Dursun Özbek, Galatasaray Kulübü’ne (ben de üyeyim) tekrar başkan olmak istiyor. SÖZCÜ bunu “Özbek’ten Çılgın Proje” manşetiyle kamuya duyurdu. Habere göre Özbek şöyle demiş; “Galatasaray’ı borç sarmalından çıkaran ekip olarak tarihe geçmeliyiz. Bir yıl içinde tüm borcu ödeyeceğiz. Bunu gerçekleştirecek projelerimiz var.... Borcu öderken şampiyonluğu da es geçmeyeceğiz. Kadroya yeni takviyeleri de yapacağız.” Ancak Özbek, tüm borcu bir yıl içinde ödeyecek projesini açıklamamış. Bana göre bu imar durumu değişiklikleriyle devlet sırtından arsa rantı yaratmaktan başka bir şey olamaz. Muhtemelen bankalarla “borç-arsa” takası anlaşmaları yapmayı düşünüyor. Üstüne de nakit para alıp Türk devletinin (milletinin diye okuyun) %8 dolar faiziyle dış borç aldığı bir dönemde,  yurt dışından beheri 10 milyon Euro’ya 5 futbolcu, bir de teknik direktör getirecek. Gelecek sezonda Galatasaray’ı şampiyon yapıp kupayı havaya kaldıracak. Bunun kadar “akape” kokan başka bir “çılgın proje” olamazdı.

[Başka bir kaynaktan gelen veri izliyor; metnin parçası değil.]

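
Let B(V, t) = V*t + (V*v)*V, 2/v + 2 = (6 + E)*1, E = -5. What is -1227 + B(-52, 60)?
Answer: -9755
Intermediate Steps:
v = -2 (v = 2/(-2 + (6 - 5)*1) = 2/(-2 + 1*1) = 2/(-2 + 1) = 2/(-1) = 2*(-1) = -2)
B(V, t) = -2*V² + V*t (B(V, t) = V*t + (V*(-2))*V = V*t + (-2*V)*V = V*t - 2*V² = -2*V² + V*t)
-1227 + B(-52, 60) = -1227 - 52*(60 - 2*(-52)) = -1227 - 52*(60 + 104) = -1227 - 52*164 = -1227 - 8528 = -9755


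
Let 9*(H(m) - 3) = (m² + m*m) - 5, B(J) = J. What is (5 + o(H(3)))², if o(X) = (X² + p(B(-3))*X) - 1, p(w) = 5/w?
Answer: 1752976/6561 ≈ 267.18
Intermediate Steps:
H(m) = 22/9 + 2*m²/9 (H(m) = 3 + ((m² + m*m) - 5)/9 = 3 + ((m² + m²) - 5)/9 = 3 + (2*m² - 5)/9 = 3 + (-5 + 2*m²)/9 = 3 + (-5/9 + 2*m²/9) = 22/9 + 2*m²/9)
o(X) = -1 + X² - 5*X/3 (o(X) = (X² + (5/(-3))*X) - 1 = (X² + (5*(-⅓))*X) - 1 = (X² - 5*X/3) - 1 = -1 + X² - 5*X/3)
(5 + o(H(3)))² = (5 + (-1 + (22/9 + (2/9)*3²)² - 5*(22/9 + (2/9)*3²)/3))² = (5 + (-1 + (22/9 + (2/9)*9)² - 5*(22/9 + (2/9)*9)/3))² = (5 + (-1 + (22/9 + 2)² - 5*(22/9 + 2)/3))² = (5 + (-1 + (40/9)² - 5/3*40/9))² = (5 + (-1 + 1600/81 - 200/27))² = (5 + 919/81)² = (1324/81)² = 1752976/6561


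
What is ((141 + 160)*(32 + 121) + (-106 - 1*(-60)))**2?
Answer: 2116644049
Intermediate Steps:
((141 + 160)*(32 + 121) + (-106 - 1*(-60)))**2 = (301*153 + (-106 + 60))**2 = (46053 - 46)**2 = 46007**2 = 2116644049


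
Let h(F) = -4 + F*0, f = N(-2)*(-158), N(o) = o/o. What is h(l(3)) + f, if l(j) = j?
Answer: -162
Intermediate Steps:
N(o) = 1
f = -158 (f = 1*(-158) = -158)
h(F) = -4 (h(F) = -4 + 0 = -4)
h(l(3)) + f = -4 - 158 = -162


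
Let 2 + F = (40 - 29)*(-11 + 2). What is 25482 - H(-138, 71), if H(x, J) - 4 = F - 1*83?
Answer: 25662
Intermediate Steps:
F = -101 (F = -2 + (40 - 29)*(-11 + 2) = -2 + 11*(-9) = -2 - 99 = -101)
H(x, J) = -180 (H(x, J) = 4 + (-101 - 1*83) = 4 + (-101 - 83) = 4 - 184 = -180)
25482 - H(-138, 71) = 25482 - 1*(-180) = 25482 + 180 = 25662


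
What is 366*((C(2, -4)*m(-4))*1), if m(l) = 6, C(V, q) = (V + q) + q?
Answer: -13176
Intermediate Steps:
C(V, q) = V + 2*q
366*((C(2, -4)*m(-4))*1) = 366*(((2 + 2*(-4))*6)*1) = 366*(((2 - 8)*6)*1) = 366*(-6*6*1) = 366*(-36*1) = 366*(-36) = -13176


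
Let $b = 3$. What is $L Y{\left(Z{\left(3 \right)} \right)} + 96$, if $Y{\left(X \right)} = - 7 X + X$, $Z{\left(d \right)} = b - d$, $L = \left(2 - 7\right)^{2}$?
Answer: $96$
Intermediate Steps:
$L = 25$ ($L = \left(-5\right)^{2} = 25$)
$Z{\left(d \right)} = 3 - d$
$Y{\left(X \right)} = - 6 X$
$L Y{\left(Z{\left(3 \right)} \right)} + 96 = 25 \left(- 6 \left(3 - 3\right)\right) + 96 = 25 \left(\left(-6\right) 0\right) + 96 = 25 \cdot 0 + 96 = 0 + 96 = 96$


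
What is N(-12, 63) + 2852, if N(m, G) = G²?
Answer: 6821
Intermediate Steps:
N(-12, 63) + 2852 = 63² + 2852 = 3969 + 2852 = 6821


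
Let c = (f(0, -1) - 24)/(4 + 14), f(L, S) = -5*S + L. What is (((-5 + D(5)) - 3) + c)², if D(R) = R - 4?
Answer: 21025/324 ≈ 64.892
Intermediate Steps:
f(L, S) = L - 5*S
D(R) = -4 + R
c = -19/18 (c = ((0 - 5*(-1)) - 24)/(4 + 14) = ((0 + 5) - 24)/18 = (5 - 24)*(1/18) = -19*1/18 = -19/18 ≈ -1.0556)
(((-5 + D(5)) - 3) + c)² = (((-5 + (-4 + 5)) - 3) - 19/18)² = (((-5 + 1) - 3) - 19/18)² = ((-4 - 3) - 19/18)² = (-7 - 19/18)² = (-145/18)² = 21025/324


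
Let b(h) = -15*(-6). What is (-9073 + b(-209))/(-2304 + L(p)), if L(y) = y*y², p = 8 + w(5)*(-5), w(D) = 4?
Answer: 8983/4032 ≈ 2.2279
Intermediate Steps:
b(h) = 90
p = -12 (p = 8 + 4*(-5) = 8 - 20 = -12)
L(y) = y³
(-9073 + b(-209))/(-2304 + L(p)) = (-9073 + 90)/(-2304 + (-12)³) = -8983/(-2304 - 1728) = -8983/(-4032) = -8983*(-1/4032) = 8983/4032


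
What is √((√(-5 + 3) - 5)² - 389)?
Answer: √(-389 + (-5 + I*√2)²) ≈ 0.3695 - 19.135*I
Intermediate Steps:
√((√(-5 + 3) - 5)² - 389) = √((√(-2) - 5)² - 389) = √((I*√2 - 5)² - 389) = √((-5 + I*√2)² - 389) = √(-389 + (-5 + I*√2)²)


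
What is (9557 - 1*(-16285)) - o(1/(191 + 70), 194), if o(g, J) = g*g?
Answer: 1760382881/68121 ≈ 25842.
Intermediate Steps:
o(g, J) = g**2
(9557 - 1*(-16285)) - o(1/(191 + 70), 194) = (9557 - 1*(-16285)) - (1/(191 + 70))**2 = (9557 + 16285) - (1/261)**2 = 25842 - (1/261)**2 = 25842 - 1*1/68121 = 25842 - 1/68121 = 1760382881/68121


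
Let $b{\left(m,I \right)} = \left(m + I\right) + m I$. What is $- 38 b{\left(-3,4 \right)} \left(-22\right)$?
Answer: $-9196$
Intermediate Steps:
$b{\left(m,I \right)} = I + m + I m$ ($b{\left(m,I \right)} = \left(I + m\right) + I m = I + m + I m$)
$- 38 b{\left(-3,4 \right)} \left(-22\right) = - 38 \left(4 - 3 + 4 \left(-3\right)\right) \left(-22\right) = - 38 \left(4 - 3 - 12\right) \left(-22\right) = \left(-38\right) \left(-11\right) \left(-22\right) = 418 \left(-22\right) = -9196$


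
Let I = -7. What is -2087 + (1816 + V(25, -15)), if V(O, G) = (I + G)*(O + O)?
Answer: -1371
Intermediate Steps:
V(O, G) = 2*O*(-7 + G) (V(O, G) = (-7 + G)*(O + O) = (-7 + G)*(2*O) = 2*O*(-7 + G))
-2087 + (1816 + V(25, -15)) = -2087 + (1816 + 2*25*(-7 - 15)) = -2087 + (1816 + 2*25*(-22)) = -2087 + (1816 - 1100) = -2087 + 716 = -1371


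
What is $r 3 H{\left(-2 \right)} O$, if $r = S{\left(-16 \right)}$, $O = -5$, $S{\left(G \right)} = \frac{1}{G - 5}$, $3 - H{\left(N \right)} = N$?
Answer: $\frac{25}{7} \approx 3.5714$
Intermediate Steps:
$H{\left(N \right)} = 3 - N$
$S{\left(G \right)} = \frac{1}{-5 + G}$
$r = - \frac{1}{21}$ ($r = \frac{1}{-5 - 16} = \frac{1}{-21} = - \frac{1}{21} \approx -0.047619$)
$r 3 H{\left(-2 \right)} O = - \frac{3 \left(3 - -2\right) \left(-5\right)}{21} = - \frac{3 \left(3 + 2\right) \left(-5\right)}{21} = - \frac{3 \cdot 5 \left(-5\right)}{21} = - \frac{15 \left(-5\right)}{21} = \left(- \frac{1}{21}\right) \left(-75\right) = \frac{25}{7}$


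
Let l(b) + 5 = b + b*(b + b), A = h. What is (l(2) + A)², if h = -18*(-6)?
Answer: 12769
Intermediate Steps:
h = 108
A = 108
l(b) = -5 + b + 2*b² (l(b) = -5 + (b + b*(b + b)) = -5 + (b + b*(2*b)) = -5 + (b + 2*b²) = -5 + b + 2*b²)
(l(2) + A)² = ((-5 + 2 + 2*2²) + 108)² = ((-5 + 2 + 2*4) + 108)² = ((-5 + 2 + 8) + 108)² = (5 + 108)² = 113² = 12769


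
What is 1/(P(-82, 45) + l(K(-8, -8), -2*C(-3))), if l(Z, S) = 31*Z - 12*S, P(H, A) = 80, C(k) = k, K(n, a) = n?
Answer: -1/240 ≈ -0.0041667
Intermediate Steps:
l(Z, S) = -12*S + 31*Z
1/(P(-82, 45) + l(K(-8, -8), -2*C(-3))) = 1/(80 + (-(-24)*(-3) + 31*(-8))) = 1/(80 + (-12*6 - 248)) = 1/(80 + (-72 - 248)) = 1/(80 - 320) = 1/(-240) = -1/240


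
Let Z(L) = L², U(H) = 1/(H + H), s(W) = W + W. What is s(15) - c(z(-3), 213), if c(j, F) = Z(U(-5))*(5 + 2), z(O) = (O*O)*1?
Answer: 2993/100 ≈ 29.930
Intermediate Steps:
s(W) = 2*W
U(H) = 1/(2*H)
z(O) = O² (z(O) = O²*1 = O²)
c(j, F) = 7/100 (c(j, F) = ((½)/(-5))²*(5 + 2) = ((½)*(-⅕))²*7 = (-⅒)²*7 = (1/100)*7 = 7/100)
s(15) - c(z(-3), 213) = 2*15 - 1*7/100 = 30 - 7/100 = 2993/100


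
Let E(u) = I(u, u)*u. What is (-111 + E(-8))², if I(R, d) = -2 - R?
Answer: 25281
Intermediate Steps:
E(u) = u*(-2 - u) (E(u) = (-2 - u)*u = u*(-2 - u))
(-111 + E(-8))² = (-111 - 1*(-8)*(2 - 8))² = (-111 - 1*(-8)*(-6))² = (-111 - 48)² = (-159)² = 25281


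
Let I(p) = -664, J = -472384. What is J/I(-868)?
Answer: 59048/83 ≈ 711.42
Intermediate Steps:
J/I(-868) = -472384/(-664) = -472384*(-1/664) = 59048/83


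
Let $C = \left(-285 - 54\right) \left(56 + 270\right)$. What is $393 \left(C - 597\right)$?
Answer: $-43666623$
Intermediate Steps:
$C = -110514$ ($C = \left(-339\right) 326 = -110514$)
$393 \left(C - 597\right) = 393 \left(-110514 - 597\right) = 393 \left(-111111\right) = -43666623$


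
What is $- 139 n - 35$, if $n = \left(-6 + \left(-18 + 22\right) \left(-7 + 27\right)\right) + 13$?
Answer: $-12128$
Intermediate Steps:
$n = 87$ ($n = \left(-6 + 4 \cdot 20\right) + 13 = \left(-6 + 80\right) + 13 = 74 + 13 = 87$)
$- 139 n - 35 = \left(-139\right) 87 - 35 = -12093 - 35 = -12128$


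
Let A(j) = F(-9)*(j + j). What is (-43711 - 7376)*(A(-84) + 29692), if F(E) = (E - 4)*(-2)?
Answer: -1293727188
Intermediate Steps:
F(E) = 8 - 2*E (F(E) = (-4 + E)*(-2) = 8 - 2*E)
A(j) = 52*j (A(j) = (8 - 2*(-9))*(j + j) = (8 + 18)*(2*j) = 26*(2*j) = 52*j)
(-43711 - 7376)*(A(-84) + 29692) = (-43711 - 7376)*(52*(-84) + 29692) = -51087*(-4368 + 29692) = -51087*25324 = -1293727188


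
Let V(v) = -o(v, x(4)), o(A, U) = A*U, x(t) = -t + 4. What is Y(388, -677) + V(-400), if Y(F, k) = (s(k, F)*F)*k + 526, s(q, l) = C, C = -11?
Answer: 2889962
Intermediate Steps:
s(q, l) = -11
x(t) = 4 - t
Y(F, k) = 526 - 11*F*k (Y(F, k) = (-11*F)*k + 526 = -11*F*k + 526 = 526 - 11*F*k)
V(v) = 0 (V(v) = -v*(4 - 1*4) = -v*(4 - 4) = -v*0 = -1*0 = 0)
Y(388, -677) + V(-400) = (526 - 11*388*(-677)) + 0 = (526 + 2889436) + 0 = 2889962 + 0 = 2889962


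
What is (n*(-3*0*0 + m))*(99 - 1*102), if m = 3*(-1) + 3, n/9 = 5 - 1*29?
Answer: 0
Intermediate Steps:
n = -216 (n = 9*(5 - 1*29) = 9*(5 - 29) = 9*(-24) = -216)
m = 0 (m = -3 + 3 = 0)
(n*(-3*0*0 + m))*(99 - 1*102) = (-216*(-3*0*0 + 0))*(99 - 1*102) = (-216*(0*0 + 0))*(99 - 102) = -216*(0 + 0)*(-3) = -216*0*(-3) = 0*(-3) = 0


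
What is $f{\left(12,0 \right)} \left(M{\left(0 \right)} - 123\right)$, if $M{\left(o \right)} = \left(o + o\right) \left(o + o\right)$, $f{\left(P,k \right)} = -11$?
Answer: $1353$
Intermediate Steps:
$M{\left(o \right)} = 4 o^{2}$ ($M{\left(o \right)} = 2 o 2 o = 4 o^{2}$)
$f{\left(12,0 \right)} \left(M{\left(0 \right)} - 123\right) = - 11 \left(4 \cdot 0^{2} - 123\right) = - 11 \left(4 \cdot 0 - 123\right) = - 11 \left(0 - 123\right) = \left(-11\right) \left(-123\right) = 1353$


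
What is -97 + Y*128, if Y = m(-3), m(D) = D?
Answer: -481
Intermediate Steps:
Y = -3
-97 + Y*128 = -97 - 3*128 = -97 - 384 = -481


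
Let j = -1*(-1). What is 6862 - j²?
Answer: 6861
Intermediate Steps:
j = 1
6862 - j² = 6862 - 1*1² = 6862 - 1*1 = 6862 - 1 = 6861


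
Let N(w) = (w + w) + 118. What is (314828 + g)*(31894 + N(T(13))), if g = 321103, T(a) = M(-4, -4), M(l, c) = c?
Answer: 20352335724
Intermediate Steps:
T(a) = -4
N(w) = 118 + 2*w (N(w) = 2*w + 118 = 118 + 2*w)
(314828 + g)*(31894 + N(T(13))) = (314828 + 321103)*(31894 + (118 + 2*(-4))) = 635931*(31894 + (118 - 8)) = 635931*(31894 + 110) = 635931*32004 = 20352335724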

PİYASA DEĞERİ 60, ALIŞ FİYATI 800 MİLYON DOLAR

2018’de Doğan Medya Grubu 916 (?) milyon dolara Demirören Grubu’na satılmıştı. Bu paketin en değerli parçası Hürriyet Gazetesi idi. Kabaca paranın 800 milyon doları onun için ödenmiştir denilebilir. Hürriyet Gazetecilik AŞ, hisse senetleri İstanbul Borsası’nda işlem gören bir şirkettir. O tarihlerde 100 milyon doların altında bir piyasa değeri vardı. Bugün bu değer 63 milyon dolara inmiş durumdadır. Hürriyet, Demirören almadan önce de şimdi de para kazanamayan dolayısıyla hissedarlarına tek kuruş temettü ödeyemeyen bir şirkettir. İlke olarak iş adamları kâr saikiyle hareket eder. Eğer işin içinde benim bilmediğim bir “indiragandi”  yoksa Demirören Grubu, (üstelik öz kaynakla değil bankalardan faizli döviz borcu alarak) çok yanlış bir yatırım yapmıştır. Hem Demirören Grubu hem de ona kredi veren bankalar bu hatalı “satın alma” ve “kredi verme” kararlarının cezasını çekmelidir. Ama görüyoruz ki; hadiseler öyle gelişmiyor. Yine imar durumu değişikliğiyle devlet sırtından arsa rantı yaratarak borç tasfiye edilmeye çalışılıyor. Daha da garibi, bu sorunun döviz geliri olmayan bir gazetenin dövizle sahip değiştirmiş olmasından doğmuş olmasıdır.

GÜNDÜZ-KONDU-CULUK

Zannetmeyin ki; “mekan rantı apartmak” sadece halkımıza has bir irtikap türüdür. Her ülkede insanlar, tapulu arsalarına imar izninden daha fazla inşaat yapmak için çok şeyi göze alır. Lakin “kanun hakimiyeti” (Rule of Law)  olan ülkelerde bunu başarmak zordur. Bizde ve bize benzer Latin Amerika ve Ortadoğu ülkelerinde hiç veya istediği yerde tapulu arsası olmayan lumpen taşralılar, kamuya ait “değerli” araziler üzerine yüzbinlerce gecekondu inşa etmiştir. Siyasiler de buna oy kaygısıyla müsamaha göstermiştir. Gecekondu inşa etmenin esas amacı, arsanın önce kullanım, sonra mülkiyet hakkını ele geçirmektedir. Rant oradadır. Gecekonduculuk son yıllarda çağdaşlaştı. Artık entel görünümlü azgın burjuvalar “minikev”, “tiny house”, “sabit karavan”, “konteyner”, “çadır”, “bungalow”, “kulübe” ve benzeri binacıklarla, ülkenin özellikle deniz kıyısındaki arazilerini yağmalamaya başladı. Eh, büyük burjuvalar “pansiyon” işleteceğiz ayağına yatıp, özel plajlı villa edinirse, küçük burjuvalar da plajlara minikev konduruverir.

Son söz: Zencinin sarışını olmaz, biz bize benzeriz.